Mutton Piralan recipe

Ingredients for Mutton Piralan (Mutton Dry Fry):

  1. Oil – 4 big spoons
  2. Cumin seeds – 2 small spoons
    Bay leaf (Vayana Ila) – 4
    Cinnamon – 4 piece
    Green cardamom – 3
    Dark cardamom – 6, big
  3. Onions – ½ kg, chopped
  4. Ginger paste – 2 big spoons
    Garlic paste – 1 big spoon
  5. Mutton – 1 kg
  6. Coriander powder – 3 big spoons
    Turmeric powder – ½ small spoon
  7. Tomato – 250 gm, finely chopped
    Coriander leaves chopped – As required
  8. Salt – As needed
  9. Garam masala powder – 2 small spoons

How to prepare Mutton Piralan (Mutton Dry Fry)?

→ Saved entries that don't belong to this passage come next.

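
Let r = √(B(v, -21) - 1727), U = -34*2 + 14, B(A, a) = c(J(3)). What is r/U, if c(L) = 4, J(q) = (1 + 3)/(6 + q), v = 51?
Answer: -I*√1723/54 ≈ -0.76869*I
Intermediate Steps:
J(q) = 4/(6 + q)
B(A, a) = 4
U = -54 (U = -68 + 14 = -54)
r = I*√1723 (r = √(4 - 1727) = √(-1723) = I*√1723 ≈ 41.509*I)
r/U = (I*√1723)/(-54) = (I*√1723)*(-1/54) = -I*√1723/54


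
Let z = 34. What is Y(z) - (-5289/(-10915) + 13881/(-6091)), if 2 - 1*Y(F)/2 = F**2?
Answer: -153324079804/66483265 ≈ -2306.2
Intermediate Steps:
Y(F) = 4 - 2*F**2
Y(z) - (-5289/(-10915) + 13881/(-6091)) = (4 - 2*34**2) - (-5289/(-10915) + 13881/(-6091)) = (4 - 2*1156) - (-5289*(-1/10915) + 13881*(-1/6091)) = (4 - 2312) - (5289/10915 - 13881/6091) = -2308 - 1*(-119295816/66483265) = -2308 + 119295816/66483265 = -153324079804/66483265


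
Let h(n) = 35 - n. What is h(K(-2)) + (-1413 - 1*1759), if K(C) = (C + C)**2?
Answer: -3153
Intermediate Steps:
K(C) = 4*C**2 (K(C) = (2*C)**2 = 4*C**2)
h(K(-2)) + (-1413 - 1*1759) = (35 - 4*(-2)**2) + (-1413 - 1*1759) = (35 - 4*4) + (-1413 - 1759) = (35 - 1*16) - 3172 = (35 - 16) - 3172 = 19 - 3172 = -3153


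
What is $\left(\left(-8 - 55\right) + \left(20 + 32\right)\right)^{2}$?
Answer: $121$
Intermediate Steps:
$\left(\left(-8 - 55\right) + \left(20 + 32\right)\right)^{2} = \left(-63 + 52\right)^{2} = \left(-11\right)^{2} = 121$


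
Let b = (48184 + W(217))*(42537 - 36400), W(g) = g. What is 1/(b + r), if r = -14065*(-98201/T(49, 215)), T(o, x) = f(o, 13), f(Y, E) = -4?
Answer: -4/193049317 ≈ -2.0720e-8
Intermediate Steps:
T(o, x) = -4
b = 297036937 (b = (48184 + 217)*(42537 - 36400) = 48401*6137 = 297036937)
r = -1381197065/4 (r = -14065/((-4/(-98201))) = -14065/((-4*(-1/98201))) = -14065/4/98201 = -14065*98201/4 = -1381197065/4 ≈ -3.4530e+8)
1/(b + r) = 1/(297036937 - 1381197065/4) = 1/(-193049317/4) = -4/193049317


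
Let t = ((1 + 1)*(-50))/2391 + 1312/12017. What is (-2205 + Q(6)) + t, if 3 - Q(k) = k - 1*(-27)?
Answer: -64215530753/28732647 ≈ -2234.9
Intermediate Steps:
Q(k) = -24 - k (Q(k) = 3 - (k - 1*(-27)) = 3 - (k + 27) = 3 - (27 + k) = 3 + (-27 - k) = -24 - k)
t = 1935292/28732647 (t = (2*(-50))*(1/2391) + 1312*(1/12017) = -100*1/2391 + 1312/12017 = -100/2391 + 1312/12017 = 1935292/28732647 ≈ 0.067355)
(-2205 + Q(6)) + t = (-2205 + (-24 - 1*6)) + 1935292/28732647 = (-2205 + (-24 - 6)) + 1935292/28732647 = (-2205 - 30) + 1935292/28732647 = -2235 + 1935292/28732647 = -64215530753/28732647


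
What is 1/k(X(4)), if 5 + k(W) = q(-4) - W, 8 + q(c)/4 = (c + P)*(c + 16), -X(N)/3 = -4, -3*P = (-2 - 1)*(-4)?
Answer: -1/433 ≈ -0.0023095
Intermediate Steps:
P = -4 (P = -(-2 - 1)*(-4)/3 = -(-1)*(-4) = -⅓*12 = -4)
X(N) = 12 (X(N) = -3*(-4) = 12)
q(c) = -32 + 4*(-4 + c)*(16 + c) (q(c) = -32 + 4*((c - 4)*(c + 16)) = -32 + 4*((-4 + c)*(16 + c)) = -32 + 4*(-4 + c)*(16 + c))
k(W) = -421 - W (k(W) = -5 + ((-288 + 4*(-4)² + 48*(-4)) - W) = -5 + ((-288 + 4*16 - 192) - W) = -5 + ((-288 + 64 - 192) - W) = -5 + (-416 - W) = -421 - W)
1/k(X(4)) = 1/(-421 - 1*12) = 1/(-421 - 12) = 1/(-433) = -1/433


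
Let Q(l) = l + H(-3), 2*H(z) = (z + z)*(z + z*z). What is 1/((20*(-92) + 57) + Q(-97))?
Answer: -1/1898 ≈ -0.00052687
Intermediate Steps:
H(z) = z*(z + z**2) (H(z) = ((z + z)*(z + z*z))/2 = ((2*z)*(z + z**2))/2 = (2*z*(z + z**2))/2 = z*(z + z**2))
Q(l) = -18 + l (Q(l) = l + (-3)**2*(1 - 3) = l + 9*(-2) = l - 18 = -18 + l)
1/((20*(-92) + 57) + Q(-97)) = 1/((20*(-92) + 57) + (-18 - 97)) = 1/((-1840 + 57) - 115) = 1/(-1783 - 115) = 1/(-1898) = -1/1898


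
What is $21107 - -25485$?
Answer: $46592$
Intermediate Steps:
$21107 - -25485 = 21107 + 25485 = 46592$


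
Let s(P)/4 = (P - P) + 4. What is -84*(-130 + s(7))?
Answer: 9576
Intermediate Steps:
s(P) = 16 (s(P) = 4*((P - P) + 4) = 4*(0 + 4) = 4*4 = 16)
-84*(-130 + s(7)) = -84*(-130 + 16) = -84*(-114) = 9576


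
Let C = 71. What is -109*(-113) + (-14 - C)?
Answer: 12232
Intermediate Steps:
-109*(-113) + (-14 - C) = -109*(-113) + (-14 - 1*71) = 12317 + (-14 - 71) = 12317 - 85 = 12232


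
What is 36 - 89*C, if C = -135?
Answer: 12051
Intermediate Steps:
36 - 89*C = 36 - 89*(-135) = 36 + 12015 = 12051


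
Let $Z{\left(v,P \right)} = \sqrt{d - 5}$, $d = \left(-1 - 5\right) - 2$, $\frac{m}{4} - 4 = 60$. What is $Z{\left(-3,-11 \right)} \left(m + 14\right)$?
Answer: $270 i \sqrt{13} \approx 973.5 i$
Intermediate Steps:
$m = 256$ ($m = 16 + 4 \cdot 60 = 16 + 240 = 256$)
$d = -8$ ($d = -6 - 2 = -8$)
$Z{\left(v,P \right)} = i \sqrt{13}$ ($Z{\left(v,P \right)} = \sqrt{-8 - 5} = \sqrt{-13} = i \sqrt{13}$)
$Z{\left(-3,-11 \right)} \left(m + 14\right) = i \sqrt{13} \left(256 + 14\right) = i \sqrt{13} \cdot 270 = 270 i \sqrt{13}$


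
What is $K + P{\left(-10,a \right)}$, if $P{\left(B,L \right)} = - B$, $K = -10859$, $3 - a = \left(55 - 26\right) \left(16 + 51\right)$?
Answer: $-10849$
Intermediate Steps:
$a = -1940$ ($a = 3 - \left(55 - 26\right) \left(16 + 51\right) = 3 - 29 \cdot 67 = 3 - 1943 = -1940$)
$K + P{\left(-10,a \right)} = -10859 - -10 = -10859 + 10 = -10849$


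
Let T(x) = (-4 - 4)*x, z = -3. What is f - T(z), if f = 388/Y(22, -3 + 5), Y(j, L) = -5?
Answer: -508/5 ≈ -101.60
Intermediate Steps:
T(x) = -8*x
f = -388/5 (f = 388/(-5) = 388*(-1/5) = -388/5 ≈ -77.600)
f - T(z) = -388/5 - (-8)*(-3) = -388/5 - 1*24 = -388/5 - 24 = -508/5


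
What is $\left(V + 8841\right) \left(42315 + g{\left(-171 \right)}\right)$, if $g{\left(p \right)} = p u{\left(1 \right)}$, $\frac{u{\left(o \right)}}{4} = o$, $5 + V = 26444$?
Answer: $1468741680$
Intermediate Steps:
$V = 26439$ ($V = -5 + 26444 = 26439$)
$u{\left(o \right)} = 4 o$
$g{\left(p \right)} = 4 p$ ($g{\left(p \right)} = p 4 \cdot 1 = p 4 = 4 p$)
$\left(V + 8841\right) \left(42315 + g{\left(-171 \right)}\right) = \left(26439 + 8841\right) \left(42315 + 4 \left(-171\right)\right) = 35280 \left(42315 - 684\right) = 35280 \cdot 41631 = 1468741680$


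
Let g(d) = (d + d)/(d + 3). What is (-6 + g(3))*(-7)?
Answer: 35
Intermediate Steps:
g(d) = 2*d/(3 + d) (g(d) = (2*d)/(3 + d) = 2*d/(3 + d))
(-6 + g(3))*(-7) = (-6 + 2*3/(3 + 3))*(-7) = (-6 + 2*3/6)*(-7) = (-6 + 2*3*(⅙))*(-7) = (-6 + 1)*(-7) = -5*(-7) = 35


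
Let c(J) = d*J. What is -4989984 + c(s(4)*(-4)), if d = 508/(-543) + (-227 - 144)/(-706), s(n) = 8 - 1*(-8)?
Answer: -956470112896/191679 ≈ -4.9900e+6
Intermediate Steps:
s(n) = 16 (s(n) = 8 + 8 = 16)
d = -157195/383358 (d = 508*(-1/543) - 371*(-1/706) = -508/543 + 371/706 = -157195/383358 ≈ -0.41005)
c(J) = -157195*J/383358
-4989984 + c(s(4)*(-4)) = -4989984 - 1257560*(-4)/191679 = -4989984 - 157195/383358*(-64) = -4989984 + 5030240/191679 = -956470112896/191679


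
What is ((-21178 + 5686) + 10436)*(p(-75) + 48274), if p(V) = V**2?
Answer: -272513344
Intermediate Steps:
((-21178 + 5686) + 10436)*(p(-75) + 48274) = ((-21178 + 5686) + 10436)*((-75)**2 + 48274) = (-15492 + 10436)*(5625 + 48274) = -5056*53899 = -272513344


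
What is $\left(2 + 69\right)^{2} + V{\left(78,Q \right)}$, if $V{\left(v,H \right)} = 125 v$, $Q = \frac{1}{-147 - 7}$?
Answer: $14791$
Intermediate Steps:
$Q = - \frac{1}{154}$ ($Q = \frac{1}{-154} = - \frac{1}{154} \approx -0.0064935$)
$\left(2 + 69\right)^{2} + V{\left(78,Q \right)} = \left(2 + 69\right)^{2} + 125 \cdot 78 = 71^{2} + 9750 = 5041 + 9750 = 14791$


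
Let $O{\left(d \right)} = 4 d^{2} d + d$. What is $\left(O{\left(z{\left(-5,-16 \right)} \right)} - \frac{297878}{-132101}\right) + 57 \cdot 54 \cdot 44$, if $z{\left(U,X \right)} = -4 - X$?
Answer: $\frac{18805667834}{132101} \approx 1.4236 \cdot 10^{5}$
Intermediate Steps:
$O{\left(d \right)} = d + 4 d^{3}$ ($O{\left(d \right)} = 4 d^{3} + d = d + 4 d^{3}$)
$\left(O{\left(z{\left(-5,-16 \right)} \right)} - \frac{297878}{-132101}\right) + 57 \cdot 54 \cdot 44 = \left(\left(\left(-4 - -16\right) + 4 \left(-4 - -16\right)^{3}\right) - \frac{297878}{-132101}\right) + 57 \cdot 54 \cdot 44 = \left(\left(\left(-4 + 16\right) + 4 \left(-4 + 16\right)^{3}\right) - - \frac{297878}{132101}\right) + 3078 \cdot 44 = \left(\left(12 + 4 \cdot 12^{3}\right) + \frac{297878}{132101}\right) + 135432 = \left(\left(12 + 4 \cdot 1728\right) + \frac{297878}{132101}\right) + 135432 = \left(\left(12 + 6912\right) + \frac{297878}{132101}\right) + 135432 = \left(6924 + \frac{297878}{132101}\right) + 135432 = \frac{914965202}{132101} + 135432 = \frac{18805667834}{132101}$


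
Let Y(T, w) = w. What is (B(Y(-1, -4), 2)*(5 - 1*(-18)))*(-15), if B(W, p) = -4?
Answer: 1380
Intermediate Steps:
(B(Y(-1, -4), 2)*(5 - 1*(-18)))*(-15) = -4*(5 - 1*(-18))*(-15) = -4*(5 + 18)*(-15) = -4*23*(-15) = -92*(-15) = 1380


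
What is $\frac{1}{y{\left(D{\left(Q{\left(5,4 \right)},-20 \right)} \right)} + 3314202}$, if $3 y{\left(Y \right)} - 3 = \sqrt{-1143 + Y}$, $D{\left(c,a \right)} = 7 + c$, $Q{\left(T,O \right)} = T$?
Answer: $\frac{9942609}{32951824576004} - \frac{i \sqrt{1131}}{32951824576004} \approx 3.0173 \cdot 10^{-7} - 1.0206 \cdot 10^{-12} i$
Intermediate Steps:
$y{\left(Y \right)} = 1 + \frac{\sqrt{-1143 + Y}}{3}$
$\frac{1}{y{\left(D{\left(Q{\left(5,4 \right)},-20 \right)} \right)} + 3314202} = \frac{1}{\left(1 + \frac{\sqrt{-1143 + \left(7 + 5\right)}}{3}\right) + 3314202} = \frac{1}{\left(1 + \frac{\sqrt{-1143 + 12}}{3}\right) + 3314202} = \frac{1}{\left(1 + \frac{\sqrt{-1131}}{3}\right) + 3314202} = \frac{1}{\left(1 + \frac{i \sqrt{1131}}{3}\right) + 3314202} = \frac{1}{3314203 + \frac{i \sqrt{1131}}{3}}$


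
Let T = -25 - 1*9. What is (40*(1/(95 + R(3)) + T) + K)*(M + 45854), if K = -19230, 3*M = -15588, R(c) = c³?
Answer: -51065228260/61 ≈ -8.3713e+8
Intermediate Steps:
M = -5196 (M = (⅓)*(-15588) = -5196)
T = -34 (T = -25 - 9 = -34)
(40*(1/(95 + R(3)) + T) + K)*(M + 45854) = (40*(1/(95 + 3³) - 34) - 19230)*(-5196 + 45854) = (40*(1/(95 + 27) - 34) - 19230)*40658 = (40*(1/122 - 34) - 19230)*40658 = (40*(-4147/122) - 19230)*40658 = (-82940/61 - 19230)*40658 = -1255970/61*40658 = -51065228260/61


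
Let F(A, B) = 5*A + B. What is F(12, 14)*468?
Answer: 34632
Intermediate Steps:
F(A, B) = B + 5*A
F(12, 14)*468 = (14 + 5*12)*468 = (14 + 60)*468 = 74*468 = 34632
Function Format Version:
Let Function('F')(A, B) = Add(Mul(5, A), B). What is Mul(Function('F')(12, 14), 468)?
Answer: 34632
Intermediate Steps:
Function('F')(A, B) = Add(B, Mul(5, A))
Mul(Function('F')(12, 14), 468) = Mul(Add(14, Mul(5, 12)), 468) = Mul(Add(14, 60), 468) = Mul(74, 468) = 34632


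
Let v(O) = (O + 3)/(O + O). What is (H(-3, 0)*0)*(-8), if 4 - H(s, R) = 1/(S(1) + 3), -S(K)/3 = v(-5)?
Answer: 0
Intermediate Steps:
v(O) = (3 + O)/(2*O) (v(O) = (3 + O)/((2*O)) = (3 + O)*(1/(2*O)) = (3 + O)/(2*O))
S(K) = -3/5 (S(K) = -3*(3 - 5)/(2*(-5)) = -3*(-1)*(-2)/(2*5) = -3*1/5 = -3/5)
H(s, R) = 43/12 (H(s, R) = 4 - 1/(-3/5 + 3) = 4 - 1/12/5 = 4 - 1*5/12 = 4 - 5/12 = 43/12)
(H(-3, 0)*0)*(-8) = ((43/12)*0)*(-8) = 0*(-8) = 0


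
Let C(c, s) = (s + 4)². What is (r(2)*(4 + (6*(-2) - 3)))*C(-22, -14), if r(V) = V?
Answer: -2200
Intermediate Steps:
C(c, s) = (4 + s)²
(r(2)*(4 + (6*(-2) - 3)))*C(-22, -14) = (2*(4 + (6*(-2) - 3)))*(4 - 14)² = (2*(4 + (-12 - 3)))*(-10)² = (2*(4 - 15))*100 = (2*(-11))*100 = -22*100 = -2200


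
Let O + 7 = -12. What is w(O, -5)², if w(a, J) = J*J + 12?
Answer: 1369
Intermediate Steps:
O = -19 (O = -7 - 12 = -19)
w(a, J) = 12 + J² (w(a, J) = J² + 12 = 12 + J²)
w(O, -5)² = (12 + (-5)²)² = (12 + 25)² = 37² = 1369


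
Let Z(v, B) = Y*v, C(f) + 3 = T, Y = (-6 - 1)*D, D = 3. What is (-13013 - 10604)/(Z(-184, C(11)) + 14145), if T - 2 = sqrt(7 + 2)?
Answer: -23617/18009 ≈ -1.3114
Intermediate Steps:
Y = -21 (Y = (-6 - 1)*3 = -7*3 = -21)
T = 5 (T = 2 + sqrt(7 + 2) = 2 + sqrt(9) = 2 + 3 = 5)
C(f) = 2 (C(f) = -3 + 5 = 2)
Z(v, B) = -21*v
(-13013 - 10604)/(Z(-184, C(11)) + 14145) = (-13013 - 10604)/(-21*(-184) + 14145) = -23617/(3864 + 14145) = -23617/18009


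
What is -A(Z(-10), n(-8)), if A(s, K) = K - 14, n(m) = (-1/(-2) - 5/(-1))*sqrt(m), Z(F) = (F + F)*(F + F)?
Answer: 14 - 11*I*sqrt(2) ≈ 14.0 - 15.556*I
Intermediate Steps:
Z(F) = 4*F**2 (Z(F) = (2*F)*(2*F) = 4*F**2)
n(m) = 11*sqrt(m)/2 (n(m) = (-1*(-1/2) - 5*(-1))*sqrt(m) = (1/2 + 5)*sqrt(m) = 11*sqrt(m)/2)
A(s, K) = -14 + K
-A(Z(-10), n(-8)) = -(-14 + 11*sqrt(-8)/2) = -(-14 + 11*(2*I*sqrt(2))/2) = -(-14 + 11*I*sqrt(2)) = 14 - 11*I*sqrt(2)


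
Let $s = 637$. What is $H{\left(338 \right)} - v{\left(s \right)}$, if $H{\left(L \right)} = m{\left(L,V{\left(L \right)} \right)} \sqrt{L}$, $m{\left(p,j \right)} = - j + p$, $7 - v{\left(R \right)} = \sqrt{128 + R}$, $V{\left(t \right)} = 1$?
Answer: $-7 + 3 \sqrt{85} + 4381 \sqrt{2} \approx 6216.3$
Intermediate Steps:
$v{\left(R \right)} = 7 - \sqrt{128 + R}$
$m{\left(p,j \right)} = p - j$
$H{\left(L \right)} = \sqrt{L} \left(-1 + L\right)$ ($H{\left(L \right)} = \left(L - 1\right) \sqrt{L} = \left(-1 + L\right) \sqrt{L} = \sqrt{L} \left(-1 + L\right)$)
$H{\left(338 \right)} - v{\left(s \right)} = \sqrt{338} \left(-1 + 338\right) - \left(7 - \sqrt{128 + 637}\right) = 13 \sqrt{2} \cdot 337 - \left(7 - \sqrt{765}\right) = 4381 \sqrt{2} - \left(7 - 3 \sqrt{85}\right) = -7 + 3 \sqrt{85} + 4381 \sqrt{2}$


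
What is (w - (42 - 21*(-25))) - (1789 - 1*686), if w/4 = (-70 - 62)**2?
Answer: 68026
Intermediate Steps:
w = 69696 (w = 4*(-70 - 62)**2 = 4*(-132)**2 = 4*17424 = 69696)
(w - (42 - 21*(-25))) - (1789 - 1*686) = (69696 - (42 - 21*(-25))) - (1789 - 1*686) = (69696 - (42 + 525)) - (1789 - 686) = (69696 - 1*567) - 1*1103 = (69696 - 567) - 1103 = 69129 - 1103 = 68026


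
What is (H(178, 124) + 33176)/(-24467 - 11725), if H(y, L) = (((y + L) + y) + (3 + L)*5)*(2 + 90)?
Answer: -11313/3016 ≈ -3.7510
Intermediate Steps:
H(y, L) = 1380 + 184*y + 552*L (H(y, L) = (((L + y) + y) + (15 + 5*L))*92 = ((L + 2*y) + (15 + 5*L))*92 = (15 + 2*y + 6*L)*92 = 1380 + 184*y + 552*L)
(H(178, 124) + 33176)/(-24467 - 11725) = ((1380 + 184*178 + 552*124) + 33176)/(-24467 - 11725) = ((1380 + 32752 + 68448) + 33176)/(-36192) = (102580 + 33176)*(-1/36192) = 135756*(-1/36192) = -11313/3016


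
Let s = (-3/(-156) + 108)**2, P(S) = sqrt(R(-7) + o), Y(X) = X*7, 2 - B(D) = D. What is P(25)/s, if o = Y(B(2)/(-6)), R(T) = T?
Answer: 2704*I*sqrt(7)/31550689 ≈ 0.00022675*I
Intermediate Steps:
B(D) = 2 - D
Y(X) = 7*X
o = 0 (o = 7*((2 - 1*2)/(-6)) = 7*((2 - 2)*(-1/6)) = 7*(0*(-1/6)) = 7*0 = 0)
P(S) = I*sqrt(7) (P(S) = sqrt(-7 + 0) = sqrt(-7) = I*sqrt(7))
s = 31550689/2704 (s = (-3*(-1/156) + 108)**2 = (1/52 + 108)**2 = (5617/52)**2 = 31550689/2704 ≈ 11668.)
P(25)/s = (I*sqrt(7))/(31550689/2704) = (I*sqrt(7))*(2704/31550689) = 2704*I*sqrt(7)/31550689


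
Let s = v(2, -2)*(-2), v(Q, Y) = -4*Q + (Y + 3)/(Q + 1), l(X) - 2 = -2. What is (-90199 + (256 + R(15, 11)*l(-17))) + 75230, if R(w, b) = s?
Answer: -14713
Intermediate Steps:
l(X) = 0 (l(X) = 2 - 2 = 0)
v(Q, Y) = -4*Q + (3 + Y)/(1 + Q)
s = 46/3 (s = ((3 - 2 - 4*2 - 4*2**2)/(1 + 2))*(-2) = ((3 - 2 - 8 - 4*4)/3)*(-2) = ((3 - 2 - 8 - 16)/3)*(-2) = ((1/3)*(-23))*(-2) = -23/3*(-2) = 46/3 ≈ 15.333)
R(w, b) = 46/3
(-90199 + (256 + R(15, 11)*l(-17))) + 75230 = (-90199 + (256 + (46/3)*0)) + 75230 = (-90199 + (256 + 0)) + 75230 = (-90199 + 256) + 75230 = -89943 + 75230 = -14713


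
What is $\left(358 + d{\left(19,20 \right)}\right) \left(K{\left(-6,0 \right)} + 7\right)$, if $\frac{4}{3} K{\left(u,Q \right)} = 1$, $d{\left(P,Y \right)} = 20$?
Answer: $\frac{5859}{2} \approx 2929.5$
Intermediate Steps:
$K{\left(u,Q \right)} = \frac{3}{4}$ ($K{\left(u,Q \right)} = \frac{3}{4} \cdot 1 = \frac{3}{4}$)
$\left(358 + d{\left(19,20 \right)}\right) \left(K{\left(-6,0 \right)} + 7\right) = \left(358 + 20\right) \left(\frac{3}{4} + 7\right) = 378 \cdot \frac{31}{4} = \frac{5859}{2}$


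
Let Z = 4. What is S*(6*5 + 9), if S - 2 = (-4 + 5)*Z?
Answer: 234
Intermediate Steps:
S = 6 (S = 2 + (-4 + 5)*4 = 2 + 1*4 = 2 + 4 = 6)
S*(6*5 + 9) = 6*(6*5 + 9) = 6*(30 + 9) = 6*39 = 234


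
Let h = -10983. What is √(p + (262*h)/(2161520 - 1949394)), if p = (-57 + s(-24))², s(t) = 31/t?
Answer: √75880140644305/149736 ≈ 58.175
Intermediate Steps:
p = 1957201/576 (p = (-57 + 31/(-24))² = (-57 + 31*(-1/24))² = (-57 - 31/24)² = (-1399/24)² = 1957201/576 ≈ 3397.9)
√(p + (262*h)/(2161520 - 1949394)) = √(1957201/576 + (262*(-10983))/(2161520 - 1949394)) = √(1957201/576 - 2877546/212126) = √(1957201/576 - 2877546*1/212126) = √(1957201/576 - 1438773/106063) = √(206757876415/61092288) = √75880140644305/149736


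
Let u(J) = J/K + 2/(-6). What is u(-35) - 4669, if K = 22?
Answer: -308281/66 ≈ -4670.9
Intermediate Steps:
u(J) = -1/3 + J/22 (u(J) = J/22 + 2/(-6) = J*(1/22) + 2*(-1/6) = J/22 - 1/3 = -1/3 + J/22)
u(-35) - 4669 = (-1/3 + (1/22)*(-35)) - 4669 = (-1/3 - 35/22) - 4669 = -127/66 - 4669 = -308281/66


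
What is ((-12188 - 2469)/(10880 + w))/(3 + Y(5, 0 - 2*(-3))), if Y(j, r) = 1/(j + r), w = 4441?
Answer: -161227/520914 ≈ -0.30951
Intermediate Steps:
((-12188 - 2469)/(10880 + w))/(3 + Y(5, 0 - 2*(-3))) = ((-12188 - 2469)/(10880 + 4441))/(3 + 1/(5 + (0 - 2*(-3)))) = (-14657/15321)/(3 + 1/(5 + (0 + 6))) = (-14657*1/15321)/(3 + 1/(5 + 6)) = -14657/15321/(3 + 1/11) = -14657/15321/(34/11) = (11/34)*(-14657/15321) = -161227/520914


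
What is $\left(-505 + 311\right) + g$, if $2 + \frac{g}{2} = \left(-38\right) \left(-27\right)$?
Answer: $1854$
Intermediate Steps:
$g = 2048$ ($g = -4 + 2 \left(\left(-38\right) \left(-27\right)\right) = -4 + 2 \cdot 1026 = -4 + 2052 = 2048$)
$\left(-505 + 311\right) + g = \left(-505 + 311\right) + 2048 = -194 + 2048 = 1854$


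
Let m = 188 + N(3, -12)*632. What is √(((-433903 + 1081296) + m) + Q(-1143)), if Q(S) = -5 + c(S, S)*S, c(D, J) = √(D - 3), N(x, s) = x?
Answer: √(649472 - 1143*I*√1146) ≈ 806.26 - 23.996*I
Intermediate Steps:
c(D, J) = √(-3 + D)
m = 2084 (m = 188 + 3*632 = 188 + 1896 = 2084)
Q(S) = -5 + S*√(-3 + S) (Q(S) = -5 + √(-3 + S)*S = -5 + S*√(-3 + S))
√(((-433903 + 1081296) + m) + Q(-1143)) = √(((-433903 + 1081296) + 2084) + (-5 - 1143*√(-3 - 1143))) = √((647393 + 2084) + (-5 - 1143*I*√1146)) = √(649477 + (-5 - 1143*I*√1146)) = √(649472 - 1143*I*√1146)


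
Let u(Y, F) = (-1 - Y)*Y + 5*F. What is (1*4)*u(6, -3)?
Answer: -228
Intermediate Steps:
u(Y, F) = 5*F + Y*(-1 - Y) (u(Y, F) = Y*(-1 - Y) + 5*F = 5*F + Y*(-1 - Y))
(1*4)*u(6, -3) = (1*4)*(-1*6 - 1*6² + 5*(-3)) = 4*(-6 - 1*36 - 15) = 4*(-6 - 36 - 15) = 4*(-57) = -228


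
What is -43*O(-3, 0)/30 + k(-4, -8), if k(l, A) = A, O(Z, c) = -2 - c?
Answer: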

  1. Heat oil in a pan and sauté ingredients no: 2, one after the other.
  2. Add onions and sauté till they turn golden brown.
  3. Add ginger and garlic paste and sauté again.
  4. When it’s done, add mutton pieces and cook in a low flame.
  5. After 10 minutes, add ingredients no: 6 along with a little water and cook well.
  6. Add tomatoes and coriander leaves and cook for a few minutes.
  7. Add sufficient salt and mix it well.
  8. If you want to have some gravy, you can add water.
  9. Finally, add garam masala powder and take off the flame.

Note: If you marinate the mutton pieces with green papaya paste and let them rest for a while, the meat cooks more easily. You can also cook the mutton using a pressure cooker.